Academic hospitals are more likely than community or Veteran’s Administration (VA) hospitals to follow national guidelines for treating patients at risk for blood clots with aspirin or warfarin.
That’s one of the findings of a study presented today at the American Heart Association’s 5th annual Scientific Forum on Quality of Care and Outcomes Research in Cardiovascular Disease and Stroke.
Among patients diagnosed with heart attack, 84.3 percent of those studied received aspirin upon arrival at academic hospitals, while just 65.8 percent at community hospitals and 60.2 percent at VA hospitals received it.
“This is really important because early administration of aspirin improves both the survival and reperfusion rates of the patients,” said Joseph A. Caprini, M.D., director of surgical research at Evanston Northwestern Healthcare and Feinberg School of Medicine.
The only exception was that VA hospitals performed better in using drugs to prevent blood clots in patients with atrial fibrillation, an irregular heartbeat that increases the risk for stroke.
“Although the guidelines recommend the use of anticoagulants, in actual practice, for one reason or another, the patients aren’t getting the drug,” Caprini said.
“Some of the hospitals in this study were among the best in the country. We need to bridge the gap between evidence-based guidelines and treatment based on good results in clinical practice. These differences are not because doctors don’t know enough, it’s because clinical practice is complicated.”
The study compared treatment among 38 hospitals: 21 academic (2,077 patients), 13 community (1,295 patients) and four VA hospitals (406 patients). The researchers reviewed records for patients diagnosed with atrial fibrillation, heart attack, deep vein thrombosis (blood clot in the leg), hip fracture or patients undergoing total hip or knee replacement surgery. These conditions increase the risk of blood clots.

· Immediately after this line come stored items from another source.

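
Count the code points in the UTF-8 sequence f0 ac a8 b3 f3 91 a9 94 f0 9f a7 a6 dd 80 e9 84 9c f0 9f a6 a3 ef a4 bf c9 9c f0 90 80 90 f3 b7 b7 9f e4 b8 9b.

Byte at offset 0: 0xF0 = 11110000 → 4-byte char (#1). Advance 4.
Byte at offset 4: 0xF3 = 11110011 → 4-byte char (#2). Advance 4.
Byte at offset 8: 0xF0 = 11110000 → 4-byte char (#3). Advance 4.
Byte at offset 12: 0xDD = 11011101 → 2-byte char (#4). Advance 2.
Byte at offset 14: 0xE9 = 11101001 → 3-byte char (#5). Advance 3.
Byte at offset 17: 0xF0 = 11110000 → 4-byte char (#6). Advance 4.
Byte at offset 21: 0xEF = 11101111 → 3-byte char (#7). Advance 3.
Byte at offset 24: 0xC9 = 11001001 → 2-byte char (#8). Advance 2.
Byte at offset 26: 0xF0 = 11110000 → 4-byte char (#9). Advance 4.
Byte at offset 30: 0xF3 = 11110011 → 4-byte char (#10). Advance 4.
Byte at offset 34: 0xE4 = 11100100 → 3-byte char (#11). Advance 3.
Reached end at offset 37 after 11 code points.

11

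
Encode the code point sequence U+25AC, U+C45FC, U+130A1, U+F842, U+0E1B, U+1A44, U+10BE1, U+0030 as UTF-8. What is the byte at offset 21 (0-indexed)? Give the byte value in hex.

0x90

U+25AC → 3-byte form E2 96 AC at offsets 0–2.
U+C45FC → 4-byte form F3 84 97 BC at offsets 3–6.
U+130A1 → 4-byte form F0 93 82 A1 at offsets 7–10.
U+F842 → 3-byte form EF A1 82 at offsets 11–13.
U+0E1B → 3-byte form E0 B8 9B at offsets 14–16.
U+1A44 → 3-byte form E1 A9 84 at offsets 17–19.
U+10BE1 → 4-byte form F0 90 AF A1 at offsets 20–23.
Offset 21 falls in char 7's range; it's byte 2 of F0 90 AF A1 = 0x90.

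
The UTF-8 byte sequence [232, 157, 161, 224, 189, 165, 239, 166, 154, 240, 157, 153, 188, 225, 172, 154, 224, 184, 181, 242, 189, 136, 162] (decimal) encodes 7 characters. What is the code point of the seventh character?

U+BD222

Offset 0: leading byte 0xE8 = 11101000 → 3-byte char #1 = E8 9D A1.
Offset 3: leading byte 0xE0 = 11100000 → 3-byte char #2 = E0 BD A5.
Offset 6: leading byte 0xEF = 11101111 → 3-byte char #3 = EF A6 9A.
Offset 9: leading byte 0xF0 = 11110000 → 4-byte char #4 = F0 9D 99 BC.
Offset 13: leading byte 0xE1 = 11100001 → 3-byte char #5 = E1 AC 9A.
Offset 16: leading byte 0xE0 = 11100000 → 3-byte char #6 = E0 B8 B5.
Offset 19: leading byte 0xF2 = 11110010 → 4-byte char #7 = F2 BD 88 A2.
Leading byte 0xF2 = 11110010 matches 11110xxx → 4-byte sequence.
Byte 1: 0xF2 = 11110010, payload 010 (3 bits).
Byte 2: 0xBD = 10111101 (10xxxxxx ✓), payload 111101.
Byte 3: 0x88 = 10001000 (10xxxxxx ✓), payload 001000.
Byte 4: 0xA2 = 10100010 (10xxxxxx ✓), payload 100010.
Concatenate: 010111101001000100010 = 0xBD222 (21 bits → U+BD222).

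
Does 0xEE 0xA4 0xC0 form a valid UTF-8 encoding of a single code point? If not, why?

Leading byte 0xEE = 11101110 → 3-byte form.
Byte 3 is 0xC0 = 11000000, which is not 10xxxxxx — expected a continuation byte.

invalid (non-continuation byte where continuation expected)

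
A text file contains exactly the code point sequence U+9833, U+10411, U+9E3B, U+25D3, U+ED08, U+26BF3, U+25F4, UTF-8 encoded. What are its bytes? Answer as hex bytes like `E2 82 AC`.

E9 A0 B3 F0 90 90 91 E9 B8 BB E2 97 93 EE B4 88 F0 A6 AF B3 E2 97 B4

U+9833: 3-byte form → E9 A0 B3.
U+10411: 4-byte form → F0 90 90 91.
U+9E3B: 3-byte form → E9 B8 BB.
U+25D3: 3-byte form → E2 97 93.
U+ED08: 3-byte form → EE B4 88.
U+26BF3: 4-byte form → F0 A6 AF B3.
U+25F4: 3-byte form → E2 97 B4.
Concatenated (23 bytes): E9 A0 B3 F0 90 90 91 E9 B8 BB E2 97 93 EE B4 88 F0 A6 AF B3 E2 97 B4.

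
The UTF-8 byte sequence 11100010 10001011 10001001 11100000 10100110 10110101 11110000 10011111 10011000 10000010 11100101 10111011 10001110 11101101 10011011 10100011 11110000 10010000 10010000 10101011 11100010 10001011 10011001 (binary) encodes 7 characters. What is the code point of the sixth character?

U+1042B

Offset 0: leading byte 0xE2 = 11100010 → 3-byte char #1 = E2 8B 89.
Offset 3: leading byte 0xE0 = 11100000 → 3-byte char #2 = E0 A6 B5.
Offset 6: leading byte 0xF0 = 11110000 → 4-byte char #3 = F0 9F 98 82.
Offset 10: leading byte 0xE5 = 11100101 → 3-byte char #4 = E5 BB 8E.
Offset 13: leading byte 0xED = 11101101 → 3-byte char #5 = ED 9B A3.
Offset 16: leading byte 0xF0 = 11110000 → 4-byte char #6 = F0 90 90 AB.
Leading byte 0xF0 = 11110000 matches 11110xxx → 4-byte sequence.
Byte 1: 0xF0 = 11110000, payload 000 (3 bits).
Byte 2: 0x90 = 10010000 (10xxxxxx ✓), payload 010000.
Byte 3: 0x90 = 10010000 (10xxxxxx ✓), payload 010000.
Byte 4: 0xAB = 10101011 (10xxxxxx ✓), payload 101011.
Concatenate: 000010000010000101011 = 0x1042B (21 bits → U+1042B).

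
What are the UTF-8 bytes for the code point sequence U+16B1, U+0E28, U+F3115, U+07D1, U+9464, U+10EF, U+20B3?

U+16B1: 3-byte form → E1 9A B1.
U+0E28: 3-byte form → E0 B8 A8.
U+F3115: 4-byte form → F3 B3 84 95.
U+07D1: 2-byte form → DF 91.
U+9464: 3-byte form → E9 91 A4.
U+10EF: 3-byte form → E1 83 AF.
U+20B3: 3-byte form → E2 82 B3.
Concatenated (21 bytes): E1 9A B1 E0 B8 A8 F3 B3 84 95 DF 91 E9 91 A4 E1 83 AF E2 82 B3.

E1 9A B1 E0 B8 A8 F3 B3 84 95 DF 91 E9 91 A4 E1 83 AF E2 82 B3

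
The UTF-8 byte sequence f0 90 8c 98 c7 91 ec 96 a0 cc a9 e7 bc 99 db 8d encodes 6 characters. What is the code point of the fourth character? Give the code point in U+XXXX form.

U+0329

Offset 0: leading byte 0xF0 = 11110000 → 4-byte char #1 = F0 90 8C 98.
Offset 4: leading byte 0xC7 = 11000111 → 2-byte char #2 = C7 91.
Offset 6: leading byte 0xEC = 11101100 → 3-byte char #3 = EC 96 A0.
Offset 9: leading byte 0xCC = 11001100 → 2-byte char #4 = CC A9.
Leading byte 0xCC = 11001100 matches 110xxxxx → 2-byte sequence.
Byte 1: 0xCC = 11001100, payload 01100 (5 bits).
Byte 2: 0xA9 = 10101001 (10xxxxxx ✓), payload 101001.
Concatenate: 01100101001 = 0x329 (11 bits → U+0329).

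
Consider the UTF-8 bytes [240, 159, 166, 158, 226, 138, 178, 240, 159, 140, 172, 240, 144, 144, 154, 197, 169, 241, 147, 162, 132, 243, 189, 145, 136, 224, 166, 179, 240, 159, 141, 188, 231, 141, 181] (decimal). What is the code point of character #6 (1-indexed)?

Offset 0: leading byte 0xF0 = 11110000 → 4-byte char #1 = F0 9F A6 9E.
Offset 4: leading byte 0xE2 = 11100010 → 3-byte char #2 = E2 8A B2.
Offset 7: leading byte 0xF0 = 11110000 → 4-byte char #3 = F0 9F 8C AC.
Offset 11: leading byte 0xF0 = 11110000 → 4-byte char #4 = F0 90 90 9A.
Offset 15: leading byte 0xC5 = 11000101 → 2-byte char #5 = C5 A9.
Offset 17: leading byte 0xF1 = 11110001 → 4-byte char #6 = F1 93 A2 84.
Leading byte 0xF1 = 11110001 matches 11110xxx → 4-byte sequence.
Byte 1: 0xF1 = 11110001, payload 001 (3 bits).
Byte 2: 0x93 = 10010011 (10xxxxxx ✓), payload 010011.
Byte 3: 0xA2 = 10100010 (10xxxxxx ✓), payload 100010.
Byte 4: 0x84 = 10000100 (10xxxxxx ✓), payload 000100.
Concatenate: 001010011100010000100 = 0x53884 (21 bits → U+53884).

U+53884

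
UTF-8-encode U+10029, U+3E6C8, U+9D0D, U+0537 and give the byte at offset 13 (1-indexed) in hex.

0xB7

1-indexed offset 13 is 0-indexed offset 12.
U+10029 → 4-byte form F0 90 80 A9 at offsets 0–3.
U+3E6C8 → 4-byte form F0 BE 9B 88 at offsets 4–7.
U+9D0D → 3-byte form E9 B4 8D at offsets 8–10.
U+0537 → 2-byte form D4 B7 at offsets 11–12.
Offset 12 falls in char 4's range; it's byte 2 of D4 B7 = 0xB7.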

Patients at the academic hospitals were age 64 on average, with 48 percent having two or more other disorders, such as high blood pressure, diabetes, etc. At community hospitals, patients were age 70 on average and 48 percent had two or more other disorders. The VA patients were age 69 on average and were more likely (61 percent) to have other diseases.
Researchers found that VA hospitals were more likely to treat atrial fibrillation patients with warfarin, an anticoagulant recommended in the American Heart Association/American College of Cardiology guidelines. On average the VA hospitals treated 68 percent of these patients with warfarin, while 52.9 percent of patients at academic hospitals and 52.8 percent at community hospitals received it. Atrial fibrillation patients at VA hospitals had more contraindications to warfarin compared with patients at community or academic hospitals. There were no differences in the occurrence of contraindications between community and academic hospitals.

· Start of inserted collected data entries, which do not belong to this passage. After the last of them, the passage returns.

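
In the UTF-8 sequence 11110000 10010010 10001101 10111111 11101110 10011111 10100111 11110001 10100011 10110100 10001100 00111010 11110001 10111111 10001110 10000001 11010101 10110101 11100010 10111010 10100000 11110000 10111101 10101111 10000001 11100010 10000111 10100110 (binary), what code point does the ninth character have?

U+21E6

Offset 0: leading byte 0xF0 = 11110000 → 4-byte char #1 = F0 92 8D BF.
Offset 4: leading byte 0xEE = 11101110 → 3-byte char #2 = EE 9F A7.
Offset 7: leading byte 0xF1 = 11110001 → 4-byte char #3 = F1 A3 B4 8C.
Offset 11: leading byte 0x3A = 00111010 → 1-byte char #4 = 3A.
Offset 12: leading byte 0xF1 = 11110001 → 4-byte char #5 = F1 BF 8E 81.
Offset 16: leading byte 0xD5 = 11010101 → 2-byte char #6 = D5 B5.
Offset 18: leading byte 0xE2 = 11100010 → 3-byte char #7 = E2 BA A0.
Offset 21: leading byte 0xF0 = 11110000 → 4-byte char #8 = F0 BD AF 81.
Offset 25: leading byte 0xE2 = 11100010 → 3-byte char #9 = E2 87 A6.
Leading byte 0xE2 = 11100010 matches 1110xxxx → 3-byte sequence.
Byte 1: 0xE2 = 11100010, payload 0010 (4 bits).
Byte 2: 0x87 = 10000111 (10xxxxxx ✓), payload 000111.
Byte 3: 0xA6 = 10100110 (10xxxxxx ✓), payload 100110.
Concatenate: 0010000111100110 = 0x21E6 (16 bits → U+21E6).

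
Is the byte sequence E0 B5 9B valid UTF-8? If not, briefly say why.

Leading byte 0xE0 = 11100000 → 3-byte form.
Continuation bytes 0xB5=10110101, 0x9B=10011011 all match 10xxxxxx.
Decoded value 0xD5B is ≥ 0x800 (shortest form) and not a surrogate.

valid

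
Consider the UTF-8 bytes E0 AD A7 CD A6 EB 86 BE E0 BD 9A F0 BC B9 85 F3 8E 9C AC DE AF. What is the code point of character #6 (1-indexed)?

U+CE72C

Offset 0: leading byte 0xE0 = 11100000 → 3-byte char #1 = E0 AD A7.
Offset 3: leading byte 0xCD = 11001101 → 2-byte char #2 = CD A6.
Offset 5: leading byte 0xEB = 11101011 → 3-byte char #3 = EB 86 BE.
Offset 8: leading byte 0xE0 = 11100000 → 3-byte char #4 = E0 BD 9A.
Offset 11: leading byte 0xF0 = 11110000 → 4-byte char #5 = F0 BC B9 85.
Offset 15: leading byte 0xF3 = 11110011 → 4-byte char #6 = F3 8E 9C AC.
Leading byte 0xF3 = 11110011 matches 11110xxx → 4-byte sequence.
Byte 1: 0xF3 = 11110011, payload 011 (3 bits).
Byte 2: 0x8E = 10001110 (10xxxxxx ✓), payload 001110.
Byte 3: 0x9C = 10011100 (10xxxxxx ✓), payload 011100.
Byte 4: 0xAC = 10101100 (10xxxxxx ✓), payload 101100.
Concatenate: 011001110011100101100 = 0xCE72C (21 bits → U+CE72C).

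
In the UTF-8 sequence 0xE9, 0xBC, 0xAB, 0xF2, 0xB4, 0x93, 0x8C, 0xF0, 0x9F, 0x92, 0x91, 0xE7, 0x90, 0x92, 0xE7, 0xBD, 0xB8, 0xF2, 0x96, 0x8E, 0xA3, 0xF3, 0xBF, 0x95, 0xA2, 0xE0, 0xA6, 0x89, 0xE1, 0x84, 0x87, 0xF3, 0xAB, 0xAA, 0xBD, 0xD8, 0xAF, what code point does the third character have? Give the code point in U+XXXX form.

U+1F491

Offset 0: leading byte 0xE9 = 11101001 → 3-byte char #1 = E9 BC AB.
Offset 3: leading byte 0xF2 = 11110010 → 4-byte char #2 = F2 B4 93 8C.
Offset 7: leading byte 0xF0 = 11110000 → 4-byte char #3 = F0 9F 92 91.
Leading byte 0xF0 = 11110000 matches 11110xxx → 4-byte sequence.
Byte 1: 0xF0 = 11110000, payload 000 (3 bits).
Byte 2: 0x9F = 10011111 (10xxxxxx ✓), payload 011111.
Byte 3: 0x92 = 10010010 (10xxxxxx ✓), payload 010010.
Byte 4: 0x91 = 10010001 (10xxxxxx ✓), payload 010001.
Concatenate: 000011111010010010001 = 0x1F491 (21 bits → U+1F491).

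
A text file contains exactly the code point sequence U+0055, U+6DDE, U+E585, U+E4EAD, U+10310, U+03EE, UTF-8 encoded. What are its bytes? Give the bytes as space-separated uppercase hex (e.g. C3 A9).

U+0055: 1-byte form → 55.
U+6DDE: 3-byte form → E6 B7 9E.
U+E585: 3-byte form → EE 96 85.
U+E4EAD: 4-byte form → F3 A4 BA AD.
U+10310: 4-byte form → F0 90 8C 90.
U+03EE: 2-byte form → CF AE.
Concatenated (17 bytes): 55 E6 B7 9E EE 96 85 F3 A4 BA AD F0 90 8C 90 CF AE.

55 E6 B7 9E EE 96 85 F3 A4 BA AD F0 90 8C 90 CF AE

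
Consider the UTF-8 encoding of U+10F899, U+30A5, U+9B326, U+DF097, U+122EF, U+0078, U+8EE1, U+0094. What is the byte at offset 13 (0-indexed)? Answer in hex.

0x82

U+10F899 → 4-byte form F4 8F A2 99 at offsets 0–3.
U+30A5 → 3-byte form E3 82 A5 at offsets 4–6.
U+9B326 → 4-byte form F2 9B 8C A6 at offsets 7–10.
U+DF097 → 4-byte form F3 9F 82 97 at offsets 11–14.
Offset 13 falls in char 4's range; it's byte 3 of F3 9F 82 97 = 0x82.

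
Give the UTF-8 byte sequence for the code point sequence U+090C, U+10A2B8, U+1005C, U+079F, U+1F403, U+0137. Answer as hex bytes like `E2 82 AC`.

U+090C: 3-byte form → E0 A4 8C.
U+10A2B8: 4-byte form → F4 8A 8A B8.
U+1005C: 4-byte form → F0 90 81 9C.
U+079F: 2-byte form → DE 9F.
U+1F403: 4-byte form → F0 9F 90 83.
U+0137: 2-byte form → C4 B7.
Concatenated (19 bytes): E0 A4 8C F4 8A 8A B8 F0 90 81 9C DE 9F F0 9F 90 83 C4 B7.

E0 A4 8C F4 8A 8A B8 F0 90 81 9C DE 9F F0 9F 90 83 C4 B7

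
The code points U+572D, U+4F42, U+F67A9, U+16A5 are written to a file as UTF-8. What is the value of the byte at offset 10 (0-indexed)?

0xE1

U+572D → 3-byte form E5 9C AD at offsets 0–2.
U+4F42 → 3-byte form E4 BD 82 at offsets 3–5.
U+F67A9 → 4-byte form F3 B6 9E A9 at offsets 6–9.
U+16A5 → 3-byte form E1 9A A5 at offsets 10–12.
Offset 10 falls in char 4's range; it's byte 1 of E1 9A A5 = 0xE1.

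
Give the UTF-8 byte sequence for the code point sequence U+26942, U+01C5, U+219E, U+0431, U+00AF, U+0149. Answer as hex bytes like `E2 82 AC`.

F0 A6 A5 82 C7 85 E2 86 9E D0 B1 C2 AF C5 89

U+26942: 4-byte form → F0 A6 A5 82.
U+01C5: 2-byte form → C7 85.
U+219E: 3-byte form → E2 86 9E.
U+0431: 2-byte form → D0 B1.
U+00AF: 2-byte form → C2 AF.
U+0149: 2-byte form → C5 89.
Concatenated (15 bytes): F0 A6 A5 82 C7 85 E2 86 9E D0 B1 C2 AF C5 89.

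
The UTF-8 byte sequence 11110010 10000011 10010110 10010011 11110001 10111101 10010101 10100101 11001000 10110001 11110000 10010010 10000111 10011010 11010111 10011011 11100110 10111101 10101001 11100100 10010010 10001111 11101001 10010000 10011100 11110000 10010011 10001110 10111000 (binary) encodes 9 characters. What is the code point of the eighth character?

U+941C

Offset 0: leading byte 0xF2 = 11110010 → 4-byte char #1 = F2 83 96 93.
Offset 4: leading byte 0xF1 = 11110001 → 4-byte char #2 = F1 BD 95 A5.
Offset 8: leading byte 0xC8 = 11001000 → 2-byte char #3 = C8 B1.
Offset 10: leading byte 0xF0 = 11110000 → 4-byte char #4 = F0 92 87 9A.
Offset 14: leading byte 0xD7 = 11010111 → 2-byte char #5 = D7 9B.
Offset 16: leading byte 0xE6 = 11100110 → 3-byte char #6 = E6 BD A9.
Offset 19: leading byte 0xE4 = 11100100 → 3-byte char #7 = E4 92 8F.
Offset 22: leading byte 0xE9 = 11101001 → 3-byte char #8 = E9 90 9C.
Leading byte 0xE9 = 11101001 matches 1110xxxx → 3-byte sequence.
Byte 1: 0xE9 = 11101001, payload 1001 (4 bits).
Byte 2: 0x90 = 10010000 (10xxxxxx ✓), payload 010000.
Byte 3: 0x9C = 10011100 (10xxxxxx ✓), payload 011100.
Concatenate: 1001010000011100 = 0x941C (16 bits → U+941C).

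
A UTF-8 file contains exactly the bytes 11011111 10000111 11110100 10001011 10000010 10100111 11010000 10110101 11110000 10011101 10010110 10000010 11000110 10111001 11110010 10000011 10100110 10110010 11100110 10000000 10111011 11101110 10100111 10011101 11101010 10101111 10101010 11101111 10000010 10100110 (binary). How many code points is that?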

“Surprisingly, neither aspirin nor warfarin was prescribed in 20.6 percent of high-risk patients in all of the hospitals,” the researchers said.
Additionally, low molecular weight heparin was used in only about 56 percent of patients with blood clots in the legs or phlebitis, an inflammation of the vessels in the legs. And, only 27 percent of patients were discharged on bridge therapy, in which the guidelines recommend heparin and warfarin together, despite a 4.1-day reduction in stay. About one-third of VA hospitals and less than one-third of academic hospitals discharged patients on bridge therapy, versus community hospitals which discharged patients on bridge therapy in about one-fifth of cases.
The researchers also found that doctors weren’t prescribing adequate therapy to prevent blood clots in the legs of high-risk patients undergoing orthopedic surgery for hip and knee replacement. This treatment was absent in 14 percent of orthopedic surgery patients. One in 10 patients in the VA system did not receive an anticoagulant to prevent blood clots after surgery, while 6 percent in academic hospitals and 5 percent in community hospitals didn’t receive preventive therapy.
The researchers concluded that a broad sample of American hospitals aren’t following evidence-based guidelines. “A significant percentage of patients at risk for blood clots and stroke do not receive risk-modifying agents,” they said.
Part of this may be due to an increasing number of older patients with more complex diseases, which put these people at higher risk for side effects from anticoagulant therapy, Caprini said.
“It is becoming clear that system-based approaches, like the American Heart Association’s Get With The Guidelines program, help simplify the complexities of patient care and allow the healthcare team to translate evidence-based guidelines into clinical practice at the point of service,” said Alice K. Jacobs, M.D., incoming president of the American Heart Association.
Co-authors are David J. Ballard, M.D.; Richard C. Becker, M.D.; Thomas M. Hyers, M.D.; Roger Khetan, M.D.; Victor F. Tapson, M.D.; Albert L. Waldo, M.D.; Ann K. Wittkowsky, Pharm. D.; Kevin J. Colgan, M.A.; and Alicia S. Shillington, Ph.D.